Multicore support in OpenCV for tegra

Hello everyone,

I’ve installed OpenCV4Tegra using NVidia’s binaries as advised here (option 1, “Prebuilt OpenCV4Tegra library for L4T”):

http://elinux.org/Jetson/Installing_OpenCV#Prebuilt_OpenCV_library_versus_Building_the_OpenCV_library_from_source

In this page, NVidia-specific optimizations for the Tegra platform are advertised:

http://elinux.org/Jetson/Computer_Vision_Performance

OpenCV4Tegra: A free library provided by NVIDIA containing optimizations for NVIDIA's Tegra CPUs (ARM NEON SIMD optimizations, multi-core CPU optimizations and some GLSL GPU optimizations)

But the performance of the non-gpu libraries wasn’t up to my expectations, so I’ve written this simple program to dump build and runtime settings:

#include <cstdio>
#include "opencv2/opencv.hpp"

int main()
{
        cv::setNumThreads(4);
        printf(
                "CPUs: %d, Threads: %d, Use optimizations: %s\n",
                cv::getNumberOfCPUs(),
                cv::getNumThreads(),
                cv::useOptimized() ? "yes" : "no"
        );
        printf("%s\n", cv::getBuildInformation().c_str());
        return 0;
}

With very disappointing results:

CPUs: 1, Threads: 1, Use optimizations: yes

General configuration for OpenCV 2.4.10.1 =====================================
  Version control:               2.4.10.1

...

  Other third-party libraries:
    Use IPP:                     NO
    Use Eigen:                   YES (ver 3.2.0)
    Use TBB:                     NO
    Use OpenMP:                  NO
    Use GCD                      NO
    Use Concurrency              NO
    Use C=:                      NO
    Use Cuda:                    YES (ver 6.5)
    Use OpenCL:                  NO

  NVIDIA CUDA
    Use CUFFT:                   YES
    Use CUBLAS:                  NO
    USE NVCUVID:                 NO
    NVIDIA GPU arch:             32
    NVIDIA PTX archs:
    Use fast math:               NO

...

  Install path:                  /usr

  cvconfig.h is in:              /hdd/buildbot/slave_jetson_tk1_2/52-O4T-L4T/build
-----------------------------------------------------------------

General configuration for OpenCV4Tegra =====================================
  inner version                  2.4.10.1
  memory allocator               NO
  hardware link                  YES
  compact sources                NO
  logging enabled                NO
-----------------------------------------------------------------

So, no multiprocessing support at all (OpenMP, TBB, etc.), also no indication of NEON optimizations… am I missing something?
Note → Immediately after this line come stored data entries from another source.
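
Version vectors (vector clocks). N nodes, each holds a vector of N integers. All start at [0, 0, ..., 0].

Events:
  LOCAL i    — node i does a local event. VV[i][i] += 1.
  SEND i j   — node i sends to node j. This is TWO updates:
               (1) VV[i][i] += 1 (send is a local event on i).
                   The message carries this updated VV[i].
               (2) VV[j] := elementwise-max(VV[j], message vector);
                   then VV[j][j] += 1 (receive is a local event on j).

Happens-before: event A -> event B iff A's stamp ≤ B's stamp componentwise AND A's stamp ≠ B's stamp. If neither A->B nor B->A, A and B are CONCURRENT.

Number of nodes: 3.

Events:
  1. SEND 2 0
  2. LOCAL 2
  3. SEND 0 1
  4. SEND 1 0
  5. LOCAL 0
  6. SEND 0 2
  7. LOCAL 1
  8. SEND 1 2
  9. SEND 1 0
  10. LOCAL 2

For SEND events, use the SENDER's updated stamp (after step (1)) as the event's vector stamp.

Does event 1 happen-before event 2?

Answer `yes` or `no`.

Answer: yes

Derivation:
Initial: VV[0]=[0, 0, 0]
Initial: VV[1]=[0, 0, 0]
Initial: VV[2]=[0, 0, 0]
Event 1: SEND 2->0: VV[2][2]++ -> VV[2]=[0, 0, 1], msg_vec=[0, 0, 1]; VV[0]=max(VV[0],msg_vec) then VV[0][0]++ -> VV[0]=[1, 0, 1]
Event 2: LOCAL 2: VV[2][2]++ -> VV[2]=[0, 0, 2]
Event 3: SEND 0->1: VV[0][0]++ -> VV[0]=[2, 0, 1], msg_vec=[2, 0, 1]; VV[1]=max(VV[1],msg_vec) then VV[1][1]++ -> VV[1]=[2, 1, 1]
Event 4: SEND 1->0: VV[1][1]++ -> VV[1]=[2, 2, 1], msg_vec=[2, 2, 1]; VV[0]=max(VV[0],msg_vec) then VV[0][0]++ -> VV[0]=[3, 2, 1]
Event 5: LOCAL 0: VV[0][0]++ -> VV[0]=[4, 2, 1]
Event 6: SEND 0->2: VV[0][0]++ -> VV[0]=[5, 2, 1], msg_vec=[5, 2, 1]; VV[2]=max(VV[2],msg_vec) then VV[2][2]++ -> VV[2]=[5, 2, 3]
Event 7: LOCAL 1: VV[1][1]++ -> VV[1]=[2, 3, 1]
Event 8: SEND 1->2: VV[1][1]++ -> VV[1]=[2, 4, 1], msg_vec=[2, 4, 1]; VV[2]=max(VV[2],msg_vec) then VV[2][2]++ -> VV[2]=[5, 4, 4]
Event 9: SEND 1->0: VV[1][1]++ -> VV[1]=[2, 5, 1], msg_vec=[2, 5, 1]; VV[0]=max(VV[0],msg_vec) then VV[0][0]++ -> VV[0]=[6, 5, 1]
Event 10: LOCAL 2: VV[2][2]++ -> VV[2]=[5, 4, 5]
Event 1 stamp: [0, 0, 1]
Event 2 stamp: [0, 0, 2]
[0, 0, 1] <= [0, 0, 2]? True. Equal? False. Happens-before: True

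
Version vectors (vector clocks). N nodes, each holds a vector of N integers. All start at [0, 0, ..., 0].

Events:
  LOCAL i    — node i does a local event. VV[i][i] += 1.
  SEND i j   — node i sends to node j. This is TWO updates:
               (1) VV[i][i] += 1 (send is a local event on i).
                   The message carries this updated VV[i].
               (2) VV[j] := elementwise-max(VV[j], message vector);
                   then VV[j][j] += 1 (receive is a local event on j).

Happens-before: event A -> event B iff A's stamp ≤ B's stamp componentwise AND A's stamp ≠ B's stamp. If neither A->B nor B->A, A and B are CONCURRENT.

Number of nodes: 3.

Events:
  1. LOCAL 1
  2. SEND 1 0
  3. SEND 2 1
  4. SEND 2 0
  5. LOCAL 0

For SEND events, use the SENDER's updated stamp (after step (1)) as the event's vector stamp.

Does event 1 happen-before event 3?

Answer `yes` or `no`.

Answer: no

Derivation:
Initial: VV[0]=[0, 0, 0]
Initial: VV[1]=[0, 0, 0]
Initial: VV[2]=[0, 0, 0]
Event 1: LOCAL 1: VV[1][1]++ -> VV[1]=[0, 1, 0]
Event 2: SEND 1->0: VV[1][1]++ -> VV[1]=[0, 2, 0], msg_vec=[0, 2, 0]; VV[0]=max(VV[0],msg_vec) then VV[0][0]++ -> VV[0]=[1, 2, 0]
Event 3: SEND 2->1: VV[2][2]++ -> VV[2]=[0, 0, 1], msg_vec=[0, 0, 1]; VV[1]=max(VV[1],msg_vec) then VV[1][1]++ -> VV[1]=[0, 3, 1]
Event 4: SEND 2->0: VV[2][2]++ -> VV[2]=[0, 0, 2], msg_vec=[0, 0, 2]; VV[0]=max(VV[0],msg_vec) then VV[0][0]++ -> VV[0]=[2, 2, 2]
Event 5: LOCAL 0: VV[0][0]++ -> VV[0]=[3, 2, 2]
Event 1 stamp: [0, 1, 0]
Event 3 stamp: [0, 0, 1]
[0, 1, 0] <= [0, 0, 1]? False. Equal? False. Happens-before: False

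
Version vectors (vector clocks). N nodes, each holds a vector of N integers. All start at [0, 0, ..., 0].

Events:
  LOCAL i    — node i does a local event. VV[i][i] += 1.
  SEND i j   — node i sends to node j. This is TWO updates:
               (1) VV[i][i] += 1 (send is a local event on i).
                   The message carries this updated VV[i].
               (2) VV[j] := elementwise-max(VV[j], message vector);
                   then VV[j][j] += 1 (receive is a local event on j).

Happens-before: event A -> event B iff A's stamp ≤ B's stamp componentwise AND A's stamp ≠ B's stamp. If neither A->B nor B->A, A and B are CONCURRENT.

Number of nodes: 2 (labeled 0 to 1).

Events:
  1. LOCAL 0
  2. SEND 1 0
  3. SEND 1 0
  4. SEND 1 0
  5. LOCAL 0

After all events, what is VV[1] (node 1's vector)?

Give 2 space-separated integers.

Initial: VV[0]=[0, 0]
Initial: VV[1]=[0, 0]
Event 1: LOCAL 0: VV[0][0]++ -> VV[0]=[1, 0]
Event 2: SEND 1->0: VV[1][1]++ -> VV[1]=[0, 1], msg_vec=[0, 1]; VV[0]=max(VV[0],msg_vec) then VV[0][0]++ -> VV[0]=[2, 1]
Event 3: SEND 1->0: VV[1][1]++ -> VV[1]=[0, 2], msg_vec=[0, 2]; VV[0]=max(VV[0],msg_vec) then VV[0][0]++ -> VV[0]=[3, 2]
Event 4: SEND 1->0: VV[1][1]++ -> VV[1]=[0, 3], msg_vec=[0, 3]; VV[0]=max(VV[0],msg_vec) then VV[0][0]++ -> VV[0]=[4, 3]
Event 5: LOCAL 0: VV[0][0]++ -> VV[0]=[5, 3]
Final vectors: VV[0]=[5, 3]; VV[1]=[0, 3]

Answer: 0 3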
The CPU count apparently varies when cores are enabled/disabled, but thread count can’t be forced to any value above 1, not even calling cv::setNumThreads() when all cores are active.

Thanks in advance,
Emilio.

Hi EmilioG,

We’re investigating this issue, the status will be updated once we clarified it.

Thanks

Hi EmilioG,

According to your experiment result, the OpenCV4Tegra version is 2.4.10.xx; we had been distributing 2.4.13 onwards since couple months ago on TK1 and TX1.

Could it be that you are running public OpenCV or very old version?
Which Jetpack did you install?

Thanks

Hello Kayccc,

sorry for the delay… I’ve been using L4T R21.4, which precedes latest version (R21.5) and is about one year old.

Can you please confirm that OpenCV version shipping with R21.5 has multicore and SIMD optimizations?

Hi EmilioG,

Would you please try running the last OpenCV4Tegra v2.4.13, then see if the result is the same?

Thanks

Our project is currently locked on L4T 21.4 / OpenCV4Tegra 2.4.10, which is what was available when we started. I’ll try to switch momentarily to 2.4.13 and see the results, but can’t promise to make it soon.